One question that we are frequently asked is to establish a Point-to-Site (P2S) connection from a client computer based on a Unix-like operating system (like Linux and FreeBSD) and the Virtual Network (VNet) on Azure with the objective to manage their Virtual Machine deployed on cloud. In this article we want illustrate a custom solution for Azure Resource Manager (ARM) deployment model that addresses this request and, for which, we have provided a sample code that automates the setup of the architecture on Azure.

The proposed infrastructure is not based on an Azure Virtual network gateway, but is a mix of Azure IaaS resources and open source community software. It's a solution for whoever wants:

• Complete control of VPN server
• Very low costs with no concern about performance
• P2S automatic setup

It is important to remember that, as for all IaaS approaches, the client will have the responsibility of the infrastructure management and its security.

Target Architecture

Follow a schema of the target architecture that we want to build:

We have following components:

• Target VNet with:
  • One OpenVPN subnet
  • One Network Security Group (NSG) for OpenVPN subnet
  • An undefined number of subnets that contain the Virtual Machines to manage
• OpenVPN Server – CentOS based Virtual Machine
• Client Desktop with Internet connection – It contains a OpenVPN Client

The CentOS based Virtual Machine will contain an OpenVPN server that will be used to create a VPN based on SSLv3/TLSv1 protocol.

We have selected this product for its ability to work through proxy servers. Many client network implementations require that Internet access is routed through proxy servers. For this reason, the OpenVPN server will listen on port 443, which is the HTTPS default port. Normally this port is not filtered by proxy servers. This will allow to establish a management VPN between client and server, even in networks with limited Internet access.

Furthermore, the OpenVPN server is very well known in the open source community and, there are many clients available for different operating systems.

Note: This implementation is based on a single OpenVPN server.
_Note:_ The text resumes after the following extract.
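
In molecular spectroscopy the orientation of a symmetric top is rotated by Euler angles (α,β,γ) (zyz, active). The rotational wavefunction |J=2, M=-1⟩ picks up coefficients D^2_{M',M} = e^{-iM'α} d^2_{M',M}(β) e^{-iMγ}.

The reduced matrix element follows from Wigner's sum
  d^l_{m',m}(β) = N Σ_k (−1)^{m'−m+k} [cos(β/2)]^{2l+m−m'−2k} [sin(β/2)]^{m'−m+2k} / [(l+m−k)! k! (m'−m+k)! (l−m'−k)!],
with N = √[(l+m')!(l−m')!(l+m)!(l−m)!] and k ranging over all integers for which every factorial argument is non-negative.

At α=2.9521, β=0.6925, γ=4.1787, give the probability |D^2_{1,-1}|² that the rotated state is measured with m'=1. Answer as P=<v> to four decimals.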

It is not recommended to use it for a production environment where high availability is a requirement, or your VPN connection will be used as part of services delivery.

How the architecture works

The OpenVPN server is in an Azure subnet and it will receive all incoming requests from the VPNs connections. The most important task that server will execute is IP Masquerade.

IP Masquerade is a form of network address translation (NAT) through which it is possible to alter the VPN server incoming communications to look like they were originated from it.

Acting in this way, the packages can be routed freely on the VNet and they can reach their destination: the VMs to manage.

As you can see we did not cite the need to add some specific route rule. In effect, by simulating that the packets are originated by OpenVPN, all of them will be routed on various subnets using the system route rule “Local Vnet Roule”.

Note: Even IP Forwarding is not needed, since there are no route rules which send traffic to a NIC that isn't a real destination of network traffic. All incoming traffic is “enveloped” in the VPN tunnel and, in OpenVPN server, will be unwrapped and then sent to its destination without Azure infrastructure actions.

Sample Code

The proposed code for automation has two main components:

1. PowerShell script used to prepare Azure infrastructure
2. Bash script used to execute CentOS server auto-configuration

The first one will execute the steps needed to create the proposed infrastructure and, as last step, it will setup a Virtual Machine Extension that permits the execution of a provided Bash script on the machine at the end of its provisioning.

The Bash script will handle the necessary customizations of CentOS image. Moreover, it will take care of upload, on a new private Azure Blob, the credentials which are necessary to OpenVPN client to establish a connection with the server.

A detailed guide of the code can be found in the GitHub project.

Conclusion

In this article, we have described an architecture, based on a mix of Azure IaaS resources and open source community software to address a particular requirement of some users. We also released a sample code.

This is further proof of how various situations can be addressed easily with the combination of resources and services available on Azure.

NOTE: For those interested in this kind of solution, I'm happy to share that the official implementation to enable OpenVPN support on Azure VPN Gateway is now available. Please refer to, “Configure OpenVPN for Azure point-to-site VPN Gateway (Preview)” on the Microsoft Azure Docs page.